Research - Asymmetric Catalysis


Asymmetric Catalysis Application of Metallacycles Nucleophilic Catalysis Ligand Diversity
Which reaction and which metal/ligand combination will provide a required product efficiently and in high enantioselectivity? Our solution to this problem starts with targeted libraries in which a common precursor is used to generate a divergent array of ligand structures. These can then be assayed in a given process and further optimised to achieve maximum enantioselectivity. In our first demonstration of this approach we employed (S)-serine for the synthesis of a series of phosphinite-oxazolines 1, from which 2 was quickly identified as an optimum structure for controlling palladium catalysed allylic alkylation of 1,3-diphenylpropenyl acetate (96% e.e.). Similarly 3 was found to give an encouraging 70% e.e. with the more demanding dimethyl substituted precursor.^1,2

The planar chiral ferrocene building block 4 has also proved to be good starting point for generating ligand diversity. After oxidation to aldehyde 5, Grignard addition proceeds cleanly and with high diastereoselectivity.

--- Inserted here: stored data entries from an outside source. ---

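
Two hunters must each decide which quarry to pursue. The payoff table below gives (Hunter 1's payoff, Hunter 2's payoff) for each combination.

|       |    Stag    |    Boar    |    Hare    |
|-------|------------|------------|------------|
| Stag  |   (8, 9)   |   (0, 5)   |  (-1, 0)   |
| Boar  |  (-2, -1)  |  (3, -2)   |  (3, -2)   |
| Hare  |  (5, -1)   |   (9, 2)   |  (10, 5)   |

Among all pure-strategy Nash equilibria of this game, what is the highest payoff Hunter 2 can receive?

9

Both Stag is a pure NE (Hunter 1: 8 ≥ 5; Hunter 2: 9 ≥ 5). Hunter 2 gets 9.
Both Hare is a pure NE (Hunter 1: 10 ≥ 3; Hunter 2: 5 ≥ 2). Hunter 2 gets 5.
Every other cell has a profitable deviation for at least one player. Highest of {9, 5} is 9.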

Amines can be introduced stereospecifically as can phosphine substituents via bromine-lithium exchange to give ligands 6 displaying three points of diversity.³

To help identify which ligands are likely to be successful in a given process we are also mapping correlations between know ligands and the selectivity and absolute configuration of the products arising from their application in various metal catalysed reactions.

[1] G. Jones and C. J. Richards, Tetrahedron Lett., 2001, 42, 5553. [2]. G. Jones and C. J. Richards, Tetrahedron: Asymmetry, 2004, 15, 653. [3] C. J. Taylor, F. X. Roca and C. J. Richards, Synlett, 2005, 2159.